# Hesston 6665 swather head



## Caseymckaykraft (Jul 2, 2013)

We baught a hesston 6550 with a 6665 head on it that had been converted from a dual sickle to a Single Sickle. We cannot keep the the wheel bearing housing that drives the skeleton arm welded down to the head. We have welded it several Times but it keeps breaking loose. Anyone have any ideas why?


----------



## NMfarmin (Jul 6, 2021)

Hey all. New to farming and new to the forum. I am reviving this old thread because I am the proud new owner of a 6665. Long story short, I took it out for our first cut with it and after about an acre I broke the head off the sickle and wallowed out the sway arm where the ball socket mounts on the right side. While putting it all back together I read the OM and it very clearly states "Sections are riveted to...bottom side of the right sickle bar." Mine were on the top.
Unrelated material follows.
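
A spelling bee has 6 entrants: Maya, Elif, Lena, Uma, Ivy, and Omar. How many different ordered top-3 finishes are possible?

This is an ordered selection of 3 from 6: P(6,3).
That gives 6 × 5 × 4 = 120.

120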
So my brilliant idea was to take the bar apart and flip everything over so it was per the book. after reassembly I promptly destroyed the knife because it contacted the left side and bound. I have gathered parts and pieces to build a new sickle but now I am unsure of how it really goes back together. Does the knife back on top or bottom really matter? Does anyone have a functional 6665 that they can post me some pictures of their right sickle configuration?

Thanks in advance!


----------